Updating Statistics with ANALYZE
A newer version of this documentation is available. Click here to view the most up-to-date release of the Greenplum 5.x documentation.
Updating Statistics with ANALYZE
The most important prerequisite for good query performance is to begin with accurate statistics for the tables. Updating stastistics with the ANALYZE statement enables the query planner to generate optimal query plans. When a table is analyzed, information about the data is stored in the system catalog tables. If the stored information is out of date, the planner can generate inefficient plans.
Generating Statistics Selectively
Running ANALYZE with no arguments updates statistics for all tables in the database. This can be a very long-running process and it is not recommended. You should ANALYZE tables selectively when data has changed or use the analyzedb utility.
Running ANALYZE on a large table can take a long time. If it is not feasible to run ANALYZE on all columns of a very large table, you can generate statistics for selected columns only using ANALYZE table(column, ...). Be sure to include columns used in joins, WHERE clauses, SORT clauses, GROUP BY clauses, or HAVING clauses.
SELECT partitiontablename from pg_partitions WHERE tablename='parent_table;
Improving Statistics Quality
There is a trade-off between the amount of time it takes to generate statistics and the quality, or accuracy, of the statistics.
To allow large tables to be analyzed in a reasonable amount of time, ANALYZE takes a random sample of the table contents, rather than examining every row. To increase the number of sample values for all table columns adjust the default_statistics_target configuration parameter. The target value ranges from 1 to 1000; the default target value is 100. The default_statistics_target variable applies to all columns by default, and specifies the number of values that are stored in the list of common values. A larger target may improve the quality of the query planner’s estimates, especially for columns with irregular data patterns. default_statistics_target can be set at the master/session level and requires a reload.
The gp_analyze_relative_error configuration parameter affects the sampling rate during statistics collection to determine cardinality in a column.

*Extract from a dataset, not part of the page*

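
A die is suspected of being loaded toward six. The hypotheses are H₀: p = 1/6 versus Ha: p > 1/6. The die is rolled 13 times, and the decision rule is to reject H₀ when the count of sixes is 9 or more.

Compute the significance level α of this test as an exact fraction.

53849/1451188224

The Type I error probability is α = P(K ≥ 9) computed under H₀, where K ~ Binomial(13, 1/6).
Summing C(13,j)(1/6)^j(5/6)^{13−j} for j = 9,…,13 gives 53849/1451188224.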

For example, a value of .5 is equivalent to an acceptable error of 50%. The default is .25. Use the gp_analyze_relative_error parameter to set the acceptable estimated relative error in the cardinality of a table. If statistics do not produce good estimates of cardinality for a particular table attribute, decreasing the relative error fraction (accepting less errors) tells the system to sample more rows. However, it is not recommended to reduce this below 0.1 as it will increase ANALYZE time substantially.
When to Run ANALYZE
- after loading data,
- after CREATE INDEX operations,
- and after INSERT, UPDATE, and DELETE operations that significantly change the underlying data.

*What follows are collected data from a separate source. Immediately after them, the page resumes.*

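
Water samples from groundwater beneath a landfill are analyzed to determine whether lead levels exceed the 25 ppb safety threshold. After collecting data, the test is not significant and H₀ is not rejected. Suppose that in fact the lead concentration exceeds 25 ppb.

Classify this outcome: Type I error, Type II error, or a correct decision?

Type II error

The conventional null hypothesis here is that the lead concentration is at or below 25 ppb (safe).
H₀ was not rejected, but H₀ is actually false.
Failing to reject a false null hypothesis is a Type II error (false negative).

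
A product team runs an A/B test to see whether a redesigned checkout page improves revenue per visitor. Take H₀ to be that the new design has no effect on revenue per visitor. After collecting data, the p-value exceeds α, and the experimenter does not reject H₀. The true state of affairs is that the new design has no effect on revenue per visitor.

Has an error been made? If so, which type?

The test retained a true H₀ — the decision matches the true state.

No error (correct decision).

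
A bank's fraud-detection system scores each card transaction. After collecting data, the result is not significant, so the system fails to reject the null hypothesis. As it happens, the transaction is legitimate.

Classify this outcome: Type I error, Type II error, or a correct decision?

The conventional null hypothesis here is that the transaction is legitimate.
The test retained a true H₀ — the decision matches the true state.

Neither — the decision is correct.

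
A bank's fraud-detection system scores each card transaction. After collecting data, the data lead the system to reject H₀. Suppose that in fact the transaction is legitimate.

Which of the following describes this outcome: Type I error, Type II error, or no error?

Type I error

The conventional null hypothesis here is that the transaction is legitimate.
H₀ was rejected, but H₀ is actually true.
Rejecting a true null hypothesis is a Type I error (false positive).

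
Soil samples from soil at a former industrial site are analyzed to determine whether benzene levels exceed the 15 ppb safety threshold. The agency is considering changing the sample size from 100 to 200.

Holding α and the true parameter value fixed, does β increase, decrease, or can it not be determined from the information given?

It decreases.

More data shrinks sampling variability; the test statistic under Ha concentrates further from the null value, making rejection more likely.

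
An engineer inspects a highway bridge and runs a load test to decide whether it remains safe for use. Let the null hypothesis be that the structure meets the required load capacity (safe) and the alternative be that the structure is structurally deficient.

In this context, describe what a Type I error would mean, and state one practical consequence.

A Type I error would mean concluding that the structure is structurally deficient when in fact the structure meets the required load capacity (safe). Consequence: a sound structure is closed unnecessarily, at significant cost and disruption.

A Type I error is rejecting H₀ when H₀ is true.
Here that means closing the structure for repairs when actually the structure meets the required load capacity (safe).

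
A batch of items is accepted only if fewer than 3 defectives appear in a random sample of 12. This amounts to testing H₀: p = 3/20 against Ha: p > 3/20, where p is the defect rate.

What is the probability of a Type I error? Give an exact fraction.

The significance level is the probability, assuming p = 3/20, of seeing 3 or more defectives in 12 draws.
Computing the lower-tail complement: 1 − 602782176234251/819200000000000 = 216417823765749/819200000000000.

216417823765749/819200000000000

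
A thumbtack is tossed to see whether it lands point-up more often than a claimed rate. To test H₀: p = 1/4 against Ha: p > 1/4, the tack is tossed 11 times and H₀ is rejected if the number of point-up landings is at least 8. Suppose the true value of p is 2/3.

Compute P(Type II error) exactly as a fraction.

31145/59049

Under the alternative p = 2/3, S ~ Binomial(11, 2/3); β is the probability the test does not reject, P(S < 8).
Summing C(11,j)·(2/3)^j·(1/3)^{11-j} for j = 0..7 gives 31145/59049.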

Configuring Automatic Statistics Collection
The gp_autostats_mode configuration parameter, together with the gp_autostats_on_change_threshold parameter, determines when an automatic analyze operation is triggered. When automatic statistics collection is triggered, the planner adds an ANALYZE step to the query.
By default, gp_autostats_mode is on_no_stats, which triggers statistics collection for CREATE TABLE AS SELECT, INSERT, or COPY operations on any table that has no existing statistics.

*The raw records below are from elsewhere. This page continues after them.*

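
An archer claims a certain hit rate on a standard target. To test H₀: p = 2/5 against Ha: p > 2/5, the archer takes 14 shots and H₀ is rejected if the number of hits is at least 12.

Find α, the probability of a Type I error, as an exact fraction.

3715072/6103515625

Under H₀, Y ~ Binomial(14, 2/5), and α = P(Y ≥ 12).
Summing C(14,j)(2/5)^j(3/5)^{14−j} for j = 12,…,14 gives 3715072/6103515625.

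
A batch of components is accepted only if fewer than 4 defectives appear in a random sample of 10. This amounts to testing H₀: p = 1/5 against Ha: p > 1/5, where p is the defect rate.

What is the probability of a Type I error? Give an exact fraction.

Under H₀, X ~ Binomial(10, 1/5); the Type I error rate is P(X ≥ 4).
Via the complement, α = 1 − Σ_{j=0}^{3} C(10,j)(1/5)^j(4/5)^{10-j} = 1180409/9765625.

1180409/9765625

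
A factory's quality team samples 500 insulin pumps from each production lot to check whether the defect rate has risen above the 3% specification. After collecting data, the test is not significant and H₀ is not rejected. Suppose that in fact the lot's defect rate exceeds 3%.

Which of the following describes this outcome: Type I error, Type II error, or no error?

The conventional null hypothesis here is that the lot's defect rate is 3% (within specification).
H₀ was not rejected, but H₀ is actually false.
Failing to reject a false null hypothesis is a Type II error (false negative).

Type II error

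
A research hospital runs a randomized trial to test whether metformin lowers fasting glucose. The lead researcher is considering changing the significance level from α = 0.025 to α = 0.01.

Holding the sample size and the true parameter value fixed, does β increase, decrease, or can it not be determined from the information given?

A smaller α moves the rejection region further into the tail. With the alternative true, more outcomes now fall outside the rejection region, so failing to reject becomes more likely.

It increases.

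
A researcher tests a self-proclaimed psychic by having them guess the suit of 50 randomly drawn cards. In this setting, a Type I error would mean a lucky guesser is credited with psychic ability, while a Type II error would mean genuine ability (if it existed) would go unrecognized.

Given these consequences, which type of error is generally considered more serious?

Type I error

The Type I consequence (a lucky guesser is credited with psychic ability) is more severe than the Type II consequence (genuine ability (if it existed) would go unrecognized).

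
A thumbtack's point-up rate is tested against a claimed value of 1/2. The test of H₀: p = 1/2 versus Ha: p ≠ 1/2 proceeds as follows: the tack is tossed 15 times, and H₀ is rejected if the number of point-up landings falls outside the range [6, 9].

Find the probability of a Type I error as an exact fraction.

309/1024

α = P(S ≤ 5 or S ≥ 10 | p = 1/2), S ~ Binomial(15, 1/2).
By symmetry, α = 2·P(S ≤ 5) = 2·(1 + 15 + 105 + 455 + 1365 + 3003)/32768 = 9888/32768 = 309/1024.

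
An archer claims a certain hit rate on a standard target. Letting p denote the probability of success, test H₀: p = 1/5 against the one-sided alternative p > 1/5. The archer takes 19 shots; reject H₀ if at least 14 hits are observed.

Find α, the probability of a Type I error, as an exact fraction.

12964157/19073486328125

The Type I error probability is α = P(K ≥ 14) computed under H₀, where K ~ Binomial(19, 1/5).
Adding the binomial terms for j = 14 through 19 with p = 1/5 yields 12964157/19073486328125.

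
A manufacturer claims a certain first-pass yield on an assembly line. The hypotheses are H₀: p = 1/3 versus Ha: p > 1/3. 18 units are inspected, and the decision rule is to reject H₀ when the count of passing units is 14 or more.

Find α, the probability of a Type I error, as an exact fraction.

The Type I error probability is α = P(Y ≥ 14) computed under H₀, where Y ~ Binomial(18, 1/3).
P(Y ≥ 14) = Σ_{j=14}^{18} C(18,j)·(1/3)^j·(2/3)^{18-j} = 56137/387420489.

56137/387420489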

Setting gp_autostats_mode to on_change triggers statistics collection only when the number of rows affected exceeds the threshold defined by gp_autostats_on_change_threshold, which has a default value of 2147483647. Operations that can trigger automatic statistics collection with on_change are: CREATE TABLE AS SELECT, UPDATE, DELETE, INSERT, and COPY.
Setting gp_autostats_mode to none disables automatics statistics collection.
For partitioned tables, automatic statistics collection is not triggered if data is inserted from the top-level parent table of a partitioned table. But automatic statistics collection is triggered if data is inserted directly in a leaf table (where the data is stored) of the partitioned table.